O cidadão precisa entender que essa briga não é sobre ideologia, mas sobre controle fiscal. Quando o BNDES repassa R$ 2 milhões sem nota fiscal para uma ONG ligada ao MST, não é a “causa ambiental” que está sendo defendida – é o bolso de burocratas e militantes. O Brasil precisa de um Estado mínimo que fiscalize de verdade, e não de um Estado que gasta mais do que arrecada e ainda esconde os gastos. A agenda globalista de esquerda, que prega a centralização de recursos em organismos internacionais e ONGs, é a receita perfeita para a corrupção institucionalizada.
Conclusão: o que você, cidadão, pode fazer para não ser enganado
A CPI BNDES ONGs não é uma briga de Brasília.
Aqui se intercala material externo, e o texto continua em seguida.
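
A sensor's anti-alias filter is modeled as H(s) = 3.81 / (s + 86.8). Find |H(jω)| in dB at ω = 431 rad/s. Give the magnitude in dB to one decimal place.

-41.2 dB

|j431 + 86.8| = √(431² + 86.8²) = 439.7
|H(j431)| = 3.81 / 439.7 = 0.0086659
20 log₁₀(0.0086659) = -41.24 dB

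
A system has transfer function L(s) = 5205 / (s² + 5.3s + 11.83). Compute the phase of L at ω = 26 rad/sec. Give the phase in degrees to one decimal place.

∠[(j26)² + 5.3(j26) + 11.83] = ∠[-664.17 + j137.8] = 168.28°
∠L(j26) = −168.28° = -168.28°

-168.3 deg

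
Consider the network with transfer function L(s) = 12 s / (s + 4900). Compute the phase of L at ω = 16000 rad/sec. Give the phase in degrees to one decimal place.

∠(j16000) = 90.00°
∠(j16000 + 4900) = arctan(16000/4900) = 72.97°
∠L(j16000) = 90.00° − 72.97° = 17.03°

17.0°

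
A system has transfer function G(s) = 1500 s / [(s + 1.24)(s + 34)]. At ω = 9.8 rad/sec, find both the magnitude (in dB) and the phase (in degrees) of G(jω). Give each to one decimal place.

|j9.8| = 9.8
|j9.8 + 1.24| = √(9.8² + 1.24²) = 9.878
|j9.8 + 34| = √(9.8² + 34²) = 35.38
|G(j9.8)| = 1500 × 9.8 / (9.878 × 35.38) = 42.057
20 log₁₀(42.057) = 32.48 dB
∠(j9.8) = 90.00°
∠(j9.8 + 1.24) = arctan(9.8/1.24) = 82.79°
∠(j9.8 + 34) = arctan(9.8/34) = 16.08°
∠G(j9.8) = 90.00° − (82.79° + 16.08°) = -8.87°

|G| = 32.5 dB, ∠G = -8.9°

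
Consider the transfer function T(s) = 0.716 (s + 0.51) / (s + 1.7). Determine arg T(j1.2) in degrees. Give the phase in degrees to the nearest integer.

32 deg

∠(j1.2 + 0.51) = arctan(1.2/0.51) = 66.97°
∠(j1.2 + 1.7) = arctan(1.2/1.7) = 35.22°
∠T(j1.2) = 66.97° − 35.22° = 31.76°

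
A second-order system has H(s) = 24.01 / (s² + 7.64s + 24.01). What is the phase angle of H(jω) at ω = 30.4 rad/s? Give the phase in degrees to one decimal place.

∠[(j30.4)² + 7.64(j30.4) + 24.01] = ∠[-900.15 + j232.26] = 165.53°
∠H(j30.4) = −165.53° = -165.53°

-165.5°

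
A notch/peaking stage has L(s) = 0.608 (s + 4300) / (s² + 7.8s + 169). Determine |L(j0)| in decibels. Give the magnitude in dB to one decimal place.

23.8 dB

L(0) = 0.608 × 4300 / 169 = 15.47
20 log₁₀(15.47) = 23.79 dB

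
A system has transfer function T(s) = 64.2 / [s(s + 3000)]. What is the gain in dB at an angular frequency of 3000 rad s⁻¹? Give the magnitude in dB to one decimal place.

-105.9 dB

|j3000 + 3000| = √(3000² + 3000²) = 4243
|j3000| = 3000
|T(j3000)| = 64.2 / (4243 × 3000) = 5.044e-06
20 log₁₀(5.044e-06) = -105.94 dB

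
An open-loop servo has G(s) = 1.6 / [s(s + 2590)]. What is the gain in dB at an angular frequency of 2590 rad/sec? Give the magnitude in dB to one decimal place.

|j2590 + 2590| = √(2590² + 2590²) = 3663
|j2590| = 2590
|G(j2590)| = 1.6 / (3663 × 2590) = 1.6866e-07
20 log₁₀(1.6866e-07) = -135.46 dB

-135.5 dB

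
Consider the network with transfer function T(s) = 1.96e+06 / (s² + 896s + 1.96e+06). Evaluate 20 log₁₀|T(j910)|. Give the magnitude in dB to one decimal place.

3.0 dB

|(j910)² + 896(j910) + 1.96e+06| = |1.1319e+06 + j8.1536e+05| = 1.395e+06
|T(j910)| = 1.96e+06 / 1.395e+06 = 1.405
20 log₁₀(1.405) = 2.95 dB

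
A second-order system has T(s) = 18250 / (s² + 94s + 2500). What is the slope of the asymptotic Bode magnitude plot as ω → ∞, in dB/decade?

With 0 zeros and 2 poles, the high-frequency asymptotic slope is 20 × (0 − 2) = -40 dB/decade.

-40 dB/decade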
É uma batalha pelo seu dinheiro. Cada real desviado para uma ONG que não presta contas é um real que poderia estar reduzindo impostos, melhorando estradas, hospitais ou escolas. Vivemos em um país onde o confisco tributário é uma realidade diária, e a contrapartida é cada vez mais pífia. Apoiar a transparência, cobrar os parlamentares e exigir que o BNDES abra seus sigilos é um dever de todo brasileiro que cansa de pagar a conta.
Defender o livre mercado e a propriedade privada é defender que o dinheiro do seu trabalho não seja usado para financiar cabides de emprego e currais eleitorais. Compartilhe este artigo. Comente abaixo. Cobramos os nomes: Lula, Dilma, Mantega, Coutinho – e todos os que acham que podem usar o Estado como se fosse uma conta-corrente pessoal. A história não perdoa. E nós, também não.